Les activités auxquelles nous avons assisté récemment dans nos rangs, en termes de comportements potentiellement racistes ou extrémistes, sont à mon avis absolument inacceptables, a déclaré M. Austin, 67 ans, choisi par le président élu Joe Biden pour devenir le premier Afro-Américain à diriger le Pentagone.

Je ferai tout pour débarrasser nos rangs des racistes et des extrémistes, a-t-il assuré devant la commission des Forces armées du Sénat, alors que 12 soldats de la Garde nationale américaine ont été écartés du dispositif de sécurité de la cérémonie d'investiture de Joe Biden dans le cadre d'une procédure de recherche d'éventuels liens avec des groupes extrémistes.

La tâche du ministère de la Défense est de protéger l'Amérique de nos ennemis, mais nous ne pouvons pas la mener à bien si certains de ces ennemis se cachent dans nos rangs, a poursuivi l'ex-général de l'armée de Terre, dont la nomination doit encore être confirmée par les sénateurs.
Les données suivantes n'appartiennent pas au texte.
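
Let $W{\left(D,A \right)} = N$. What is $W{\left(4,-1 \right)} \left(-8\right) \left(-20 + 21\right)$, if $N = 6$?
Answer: $-48$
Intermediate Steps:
$W{\left(D,A \right)} = 6$
$W{\left(4,-1 \right)} \left(-8\right) \left(-20 + 21\right) = 6 \left(-8\right) \left(-20 + 21\right) = \left(-48\right) 1 = -48$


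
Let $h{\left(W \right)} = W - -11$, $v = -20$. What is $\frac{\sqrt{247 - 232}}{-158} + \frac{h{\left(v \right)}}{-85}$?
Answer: $\frac{9}{85} - \frac{\sqrt{15}}{158} \approx 0.08137$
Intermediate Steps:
$h{\left(W \right)} = 11 + W$ ($h{\left(W \right)} = W + 11 = 11 + W$)
$\frac{\sqrt{247 - 232}}{-158} + \frac{h{\left(v \right)}}{-85} = \frac{\sqrt{247 - 232}}{-158} + \frac{11 - 20}{-85} = \sqrt{15} \left(- \frac{1}{158}\right) - - \frac{9}{85} = - \frac{\sqrt{15}}{158} + \frac{9}{85} = \frac{9}{85} - \frac{\sqrt{15}}{158}$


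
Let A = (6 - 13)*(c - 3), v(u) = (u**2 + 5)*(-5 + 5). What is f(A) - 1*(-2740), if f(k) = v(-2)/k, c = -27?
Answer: 2740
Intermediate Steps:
v(u) = 0 (v(u) = (5 + u**2)*0 = 0)
A = 210 (A = (6 - 13)*(-27 - 3) = -7*(-30) = 210)
f(k) = 0 (f(k) = 0/k = 0)
f(A) - 1*(-2740) = 0 - 1*(-2740) = 0 + 2740 = 2740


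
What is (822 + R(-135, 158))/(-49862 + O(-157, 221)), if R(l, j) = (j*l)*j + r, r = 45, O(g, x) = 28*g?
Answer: 1123091/18086 ≈ 62.097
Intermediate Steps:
R(l, j) = 45 + l*j² (R(l, j) = (j*l)*j + 45 = l*j² + 45 = 45 + l*j²)
(822 + R(-135, 158))/(-49862 + O(-157, 221)) = (822 + (45 - 135*158²))/(-49862 + 28*(-157)) = (822 + (45 - 135*24964))/(-49862 - 4396) = (822 + (45 - 3370140))/(-54258) = (822 - 3370095)*(-1/54258) = -3369273*(-1/54258) = 1123091/18086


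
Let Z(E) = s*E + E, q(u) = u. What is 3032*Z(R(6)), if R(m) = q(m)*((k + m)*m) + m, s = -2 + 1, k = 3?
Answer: 0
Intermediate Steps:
s = -1
R(m) = m + m²*(3 + m) (R(m) = m*((3 + m)*m) + m = m*(m*(3 + m)) + m = m²*(3 + m) + m = m + m²*(3 + m))
Z(E) = 0 (Z(E) = -E + E = 0)
3032*Z(R(6)) = 3032*0 = 0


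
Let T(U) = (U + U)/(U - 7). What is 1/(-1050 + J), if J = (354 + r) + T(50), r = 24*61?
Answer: 43/33124 ≈ 0.0012982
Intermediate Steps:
r = 1464
T(U) = 2*U/(-7 + U) (T(U) = (2*U)/(-7 + U) = 2*U/(-7 + U))
J = 78274/43 (J = (354 + 1464) + 2*50/(-7 + 50) = 1818 + 2*50/43 = 1818 + 2*50*(1/43) = 1818 + 100/43 = 78274/43 ≈ 1820.3)
1/(-1050 + J) = 1/(-1050 + 78274/43) = 1/(33124/43) = 43/33124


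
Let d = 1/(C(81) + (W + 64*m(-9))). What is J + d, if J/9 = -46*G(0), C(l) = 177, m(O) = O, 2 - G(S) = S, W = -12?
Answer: -340309/411 ≈ -828.00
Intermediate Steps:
G(S) = 2 - S
J = -828 (J = 9*(-46*(2 - 1*0)) = 9*(-46*(2 + 0)) = 9*(-46*2) = 9*(-92) = -828)
d = -1/411 (d = 1/(177 + (-12 + 64*(-9))) = 1/(177 + (-12 - 576)) = 1/(177 - 588) = 1/(-411) = -1/411 ≈ -0.0024331)
J + d = -828 - 1/411 = -340309/411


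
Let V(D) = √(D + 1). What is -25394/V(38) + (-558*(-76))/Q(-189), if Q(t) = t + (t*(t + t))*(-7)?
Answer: -4712/55587 - 25394*√39/39 ≈ -4066.4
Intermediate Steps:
V(D) = √(1 + D)
Q(t) = t - 14*t² (Q(t) = t + (t*(2*t))*(-7) = t + (2*t²)*(-7) = t - 14*t²)
-25394/V(38) + (-558*(-76))/Q(-189) = -25394/√(1 + 38) + (-558*(-76))/((-189*(1 - 14*(-189)))) = -25394*√39/39 + 42408/((-189*(1 + 2646))) = -25394*√39/39 + 42408/((-189*2647)) = -25394*√39/39 + 42408/(-500283) = -25394*√39/39 + 42408*(-1/500283) = -25394*√39/39 - 4712/55587 = -4712/55587 - 25394*√39/39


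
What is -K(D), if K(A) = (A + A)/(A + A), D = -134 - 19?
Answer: -1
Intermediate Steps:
D = -153
K(A) = 1 (K(A) = (2*A)/((2*A)) = (2*A)*(1/(2*A)) = 1)
-K(D) = -1*1 = -1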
M. Austin est généralement resté vague sur ses projets à la tête de l'armée américaine, mais dans des réponses écrites soumises aux élus, il a précisé avoir l'intention de réexaminer les retraits militaires d'Allemagne et de Somalie voulus par Donald Trump.

Il a revanche soutenu le retrait d'Afghanistan. Je voudrais voir ce conflit s'achever avec un règlement négocié, a-t-il dit aux sénateurs, jugeant que se focaliser sur les opérations antiterroristes à l'avenir serait utile.

Questionné sur l'Iran, avec lequel Joe Biden a fait savoir qu'il voudrait reprendre le dialogue, M. Austin a estimé que Téhéran restait un élément déstabilisateur dans la région et qu'il serait donc dangereux que le régime ait accès à l'arme nucléaire.

Vos commentaires

Veuillez noter que Radio-Canada ne cautionne pas les opinions exprimées. Vos commentaires seront modérés, et publiés s’ils respectent la nétiquette. Bonne discussion !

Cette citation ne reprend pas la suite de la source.